Poland: Two Belgians acquitted of Auschwitz theft

Polish court acquits two Belgians who were accused of stealing parts of an electric fence from Auschwitz.

Arutz Sheva North America Staff,

Auschwitz entrance
Auschwitz entrance
Thinkstock

A Polish court on Friday acquitted two Belgian citizens who had been accused of stealing parts of an electric fence from the former Auschwitz-Birkenau Nazi death camp, AFP reported.

All objects in the former Nazi death camp, including its electric fence, are the property of the state museum at the site in Oswiecim, southern Poland, which is on UNESCO's protected World Heritage list.

Identified only as 51-year-old Yann P.B. and William H., who is 48, the two men were detained in July 2016 with three porcelain electrical isolators in an area adjacent to the camp grounds.

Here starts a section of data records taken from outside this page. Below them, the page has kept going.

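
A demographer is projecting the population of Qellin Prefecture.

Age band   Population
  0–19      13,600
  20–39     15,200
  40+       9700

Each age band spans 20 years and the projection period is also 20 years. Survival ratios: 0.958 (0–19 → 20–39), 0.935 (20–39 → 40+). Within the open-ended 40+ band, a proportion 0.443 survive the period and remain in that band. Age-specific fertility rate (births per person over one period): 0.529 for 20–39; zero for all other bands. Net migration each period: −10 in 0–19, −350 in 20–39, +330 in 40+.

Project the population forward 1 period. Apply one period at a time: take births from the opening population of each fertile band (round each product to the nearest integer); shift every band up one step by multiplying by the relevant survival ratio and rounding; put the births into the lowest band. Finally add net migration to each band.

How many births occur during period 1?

Call the bands 1 to 3, youngest first.
Period 1.
Births: 15200 * 0.529 = 8041
Band 2: 13600 * 0.958 = 13029
Band 3: 15200 * 0.935 + 9700 * 0.443 = 14212 + 4297 = 18509
Net migration: Band 1 − 10 → 8031; Band 2 − 350 → 12679; Band 3 + 330 → 18839
→ [8031, 12679, 18839]

8041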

The men testified that they came across the half-buried isolators as they were taking photographs along the fence perimeter outside the camp, Poland's PAP news agency reported.

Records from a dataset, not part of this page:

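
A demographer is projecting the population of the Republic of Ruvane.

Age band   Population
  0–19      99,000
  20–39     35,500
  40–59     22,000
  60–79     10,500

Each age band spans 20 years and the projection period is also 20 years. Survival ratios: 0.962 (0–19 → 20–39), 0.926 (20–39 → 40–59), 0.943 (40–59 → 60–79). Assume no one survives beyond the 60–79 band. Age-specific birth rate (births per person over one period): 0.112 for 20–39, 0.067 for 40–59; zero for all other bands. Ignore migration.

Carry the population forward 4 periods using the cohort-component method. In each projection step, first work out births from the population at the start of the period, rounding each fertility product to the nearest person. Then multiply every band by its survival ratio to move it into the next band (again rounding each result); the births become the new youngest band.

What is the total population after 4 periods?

[period 1]
Births: 35500 × 0.112 = 3976 ; 22000 × 0.067 = 1474 → 5450
20–39: 99000 × 0.962 = 95238
40–59: 35500 × 0.926 = 32873
60–79: 22000 × 0.943 = 20746
Population now: 0–19=5450, 20–39=95238, 40–59=32873, 60–79=20746
[period 2]
Births: 95238 × 0.112 = 10667 ; 32873 × 0.067 = 2202 → 12869
20–39: 5450 × 0.962 = 5243
40–59: 95238 × 0.926 = 88190
60–79: 32873 × 0.943 = 30999
Population now: 0–19=12869, 20–39=5243, 40–59=88190, 60–79=30999
[period 3]
Births: 5243 × 0.112 = 587 ; 88190 × 0.067 = 5909 → 6496
20–39: 12869 × 0.962 = 12380
40–59: 5243 × 0.926 = 4855
60–79: 88190 × 0.943 = 83163
Population now: 0–19=6496, 20–39=12380, 40–59=4855, 60–79=83163
[period 4]
Births: 12380 × 0.112 = 1387 ; 4855 × 0.067 = 325 → 1712
20–39: 6496 × 0.962 = 6249
40–59: 12380 × 0.926 = 11464
60–79: 4855 × 0.943 = 4578
Population now: 0–19=1712, 20–39=6249, 40–59=11464, 60–79=4578
Total after period 4: 1712 + 6249 + 11464 + 4578 = 24003

24003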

The Krakow court said it had found no evidence that the men had intended to act illegally.

It further said that although the electrical isolators had "significant historic value" this did not necessarily mean they enjoy legal protection as objects that have "special importance for culture", PAP said.

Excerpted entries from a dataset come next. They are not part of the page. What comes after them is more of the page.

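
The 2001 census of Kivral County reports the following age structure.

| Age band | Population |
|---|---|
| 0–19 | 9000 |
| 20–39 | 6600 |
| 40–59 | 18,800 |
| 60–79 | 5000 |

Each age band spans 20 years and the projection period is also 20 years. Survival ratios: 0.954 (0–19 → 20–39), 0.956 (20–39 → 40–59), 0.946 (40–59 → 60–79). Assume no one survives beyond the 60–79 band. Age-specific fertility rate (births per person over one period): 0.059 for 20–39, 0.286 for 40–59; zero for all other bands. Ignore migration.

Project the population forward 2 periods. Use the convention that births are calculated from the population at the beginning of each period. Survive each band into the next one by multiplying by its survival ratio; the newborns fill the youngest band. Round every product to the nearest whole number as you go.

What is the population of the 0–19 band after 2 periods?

Period 1.
Births: 6600 × 0.059 = 389  |  18800 × 0.286 = 5377 → 5766
20–39: 9000 × 0.954 = 8586
40–59: 6600 × 0.956 = 6310
60–79: 18800 × 0.946 = 17785
→ [5766, 8586, 6310, 17785]
Period 2.
Births: 8586 × 0.059 = 507  |  6310 × 0.286 = 1805 → 2312
20–39: 5766 × 0.954 = 5501
40–59: 8586 × 0.956 = 8208
60–79: 6310 × 0.946 = 5969
→ [2312, 5501, 8208, 5969]

2312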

Prior to the trial, Polish prosecutors had said that the men had risked up to a decade behind bars if found guilty of stealing the parts from the former death camp.

In recent years there have been several incidents of vandalism and even desecration at Auschwitz.

Last year, two British teenagers were caught stealing from Auschwitz while on a school trip.

In the most dramatic theft, the ominous "Arbeit Macht Frei" (Work Makes You Free) sign was stolen from the former death camp's historic gate in 2009. It was found days later, cut into pieces.

The Poles who stole it and the Swedish man who instigated them were sentenced to prison, and the sign was later restored.

Earlier this month, a Polish court gave a suspended one-year sentence to a 17-year-old American who was caught scratching his name into the barracks at Auschwitz.

The teen, identified only as Raphael A., was also ordered Monday to pay 1,000 zlotys ($280) to the Auschwitz-Birkenau state museum.

(Arutz Sheva’s North American desk is keeping you updated until the start of Shabbat in New York. The time posted automatically on all Arutz Sheva articles, however, is Israeli time.)